Fully automated data center clouds aren’t here yet, and the automation of service provider clouds isn’t either. In fact, although vSphere will enable service providers to provide cloud services, the most immediate benefits that the company is touting today come from private, local clouds.
Those clouds involve no third party and they are realized in the data centers of the most demanding companies. One story the company told is about eBay: Gilmartin said the e-commerce giant was able to triple the amount of Web traffic each server in its data center could handle using the technology.
That’s the efficiency part of the story. To achieve reliability, the new version of the software includes what it’s describing as “fault tolerance” that can run a real-time shadow version of itself on backup hardware. If the original fails, even if the power was lost in a moment, with no warning, vSphere will handle a seamless switchover to the backup, VMware aid.
Gilmartin noted that fault tolerance is only for the enterprise’s most demanding applications: less-important applications can use a feature that’s already in vSphere described as “high availability,” which backs up all but the most recent few minutes of an application.
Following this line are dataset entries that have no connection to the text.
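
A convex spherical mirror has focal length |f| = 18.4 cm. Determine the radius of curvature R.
R = 2|f| = 36.8 cm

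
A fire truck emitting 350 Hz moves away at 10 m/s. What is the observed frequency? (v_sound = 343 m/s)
f_obs = f·v/(v + v_s) = 340.1 Hz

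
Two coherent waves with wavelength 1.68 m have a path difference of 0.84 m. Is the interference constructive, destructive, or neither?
destructive — path difference = 0.5λ, an odd multiple of λ/2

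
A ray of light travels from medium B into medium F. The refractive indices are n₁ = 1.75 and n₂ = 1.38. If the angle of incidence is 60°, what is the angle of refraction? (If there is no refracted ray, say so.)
sin θ₂ = (n₁/n₂)·sin θ₁ = 1.098 > 1, so there is no refracted ray — the light undergoes total internal reflection.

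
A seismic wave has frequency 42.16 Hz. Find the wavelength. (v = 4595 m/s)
λ = v/f = 109 m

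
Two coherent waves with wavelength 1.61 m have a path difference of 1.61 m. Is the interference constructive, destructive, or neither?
constructive — path difference = 1λ, a whole number of wavelengths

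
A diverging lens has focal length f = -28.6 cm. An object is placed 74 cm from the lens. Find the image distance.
1/di = 1/f − 1/do → di = -20.63 cm (virtual image)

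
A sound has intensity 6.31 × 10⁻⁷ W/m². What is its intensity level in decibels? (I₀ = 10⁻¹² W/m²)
β = 10·log₁₀(I/I₀) = 58 dB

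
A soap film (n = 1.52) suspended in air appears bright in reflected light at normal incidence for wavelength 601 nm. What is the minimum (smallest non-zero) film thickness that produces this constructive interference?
2nt = (m − ½)λ with m = 1 → t = (m − ½)λ/(2n) = 98.85 nm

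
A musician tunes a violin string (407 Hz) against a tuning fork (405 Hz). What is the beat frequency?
2 Hz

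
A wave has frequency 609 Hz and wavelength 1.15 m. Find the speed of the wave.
v = fλ = 700.3 m/s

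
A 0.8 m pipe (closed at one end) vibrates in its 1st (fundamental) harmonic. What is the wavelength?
λₙ = 4L/n = 3.2 m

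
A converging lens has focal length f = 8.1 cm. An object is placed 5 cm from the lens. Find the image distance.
1/di = 1/f − 1/do → di = -13.06 cm (virtual image)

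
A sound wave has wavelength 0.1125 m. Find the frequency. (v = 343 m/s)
f = v/λ = 3049 Hz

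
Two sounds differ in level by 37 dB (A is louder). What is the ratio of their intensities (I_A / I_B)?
I_A/I_B = 10^(Δβ/10) = 5012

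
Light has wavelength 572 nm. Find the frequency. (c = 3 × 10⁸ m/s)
f = c/λ = 5.245 × 10¹⁴ Hz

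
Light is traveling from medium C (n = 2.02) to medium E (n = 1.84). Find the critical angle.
θc = arcsin(n₂/n₁) = 65.63°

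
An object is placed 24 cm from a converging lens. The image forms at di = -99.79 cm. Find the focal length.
1/f = 1/do + 1/di → f = 31.6 cm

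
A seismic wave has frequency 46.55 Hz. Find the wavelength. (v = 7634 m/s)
λ = v/f = 164 m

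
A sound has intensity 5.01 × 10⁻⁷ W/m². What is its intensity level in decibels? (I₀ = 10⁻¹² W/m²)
β = 10·log₁₀(I/I₀) = 57 dB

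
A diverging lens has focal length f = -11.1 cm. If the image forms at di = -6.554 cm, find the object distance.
1/do = 1/f − 1/di → do = 16 cm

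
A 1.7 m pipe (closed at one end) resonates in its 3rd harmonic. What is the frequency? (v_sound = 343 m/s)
fₙ = nv/(4L) = 151.3 Hz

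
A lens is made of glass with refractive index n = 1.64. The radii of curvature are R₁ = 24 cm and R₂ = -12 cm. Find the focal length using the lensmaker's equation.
1/f = (n − 1)(1/R₁ − 1/R₂) → f = 12.5 cm (converging lens)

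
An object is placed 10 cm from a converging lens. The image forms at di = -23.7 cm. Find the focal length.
1/f = 1/do + 1/di → f = 17.3 cm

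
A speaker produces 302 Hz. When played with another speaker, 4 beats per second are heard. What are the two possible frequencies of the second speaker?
f₂ = 302 ± 4 Hz → 306 Hz or 298 Hz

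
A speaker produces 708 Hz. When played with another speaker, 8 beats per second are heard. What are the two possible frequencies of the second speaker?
f₂ = 708 ± 8 Hz → 716 Hz or 700 Hz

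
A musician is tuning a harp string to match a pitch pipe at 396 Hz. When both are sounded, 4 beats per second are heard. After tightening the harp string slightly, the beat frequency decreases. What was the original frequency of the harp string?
392 Hz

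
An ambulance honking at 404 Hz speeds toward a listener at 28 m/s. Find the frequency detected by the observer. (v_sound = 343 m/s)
f_obs = f·v/(v − v_s) = 439.9 Hz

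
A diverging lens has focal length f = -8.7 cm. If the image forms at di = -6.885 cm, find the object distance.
1/do = 1/f − 1/di → do = 33 cm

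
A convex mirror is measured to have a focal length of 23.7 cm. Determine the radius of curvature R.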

Combined with VMware Data Recovery for backup and recovery and VMware’s VMotion data migration software, vSphere 4.0 aims to deliver technologies designed to achieve the goal of zero downtime.
Any software upgrade includes an increase in power, and the statistics of the maximum size of the virtual machine that enterprises can build with vSphere 4.0 represent a significant but incremental improvement: a single resource pool can now comprise up to 32 physical servers with up to 2,048 processor cores and 8,000 network ports utilizing 32 TB of RAM and 16 petabytes (PB) of storage to run 1,280 virtual machines.
VMware calls it the “mainframe of the 21st century.”
VMware’s vSphere 4.0 product is available in four versions for enterprise deployments and two versions for smaller IT environments.Pricing is per processor and each processor can have up to 12 cores, up from six in the previous version of the software.
For enterprises, VMware vSphere Standard is priced at $795 per processor and includes basic features. Advanced, priced at $2,245 per processor, adds VMotion, fault tolerance, and some security features. Enterprise, priced at $2,875 per processor, adds power management and live storage migration.
Finally, Enterprise Plus, priced at $3,475 per processor, adds the rest of the features including the vNetwork
Distributed Switch for monitoring the most complex environments.
For small businesses, VMware vSphere Essentials starts at $995 for three servers, which the company says is equivalent to $166 per processor. Essentials Plus adds high availability and data protection and costs $2,995 for three servers, approximately $499 per processor.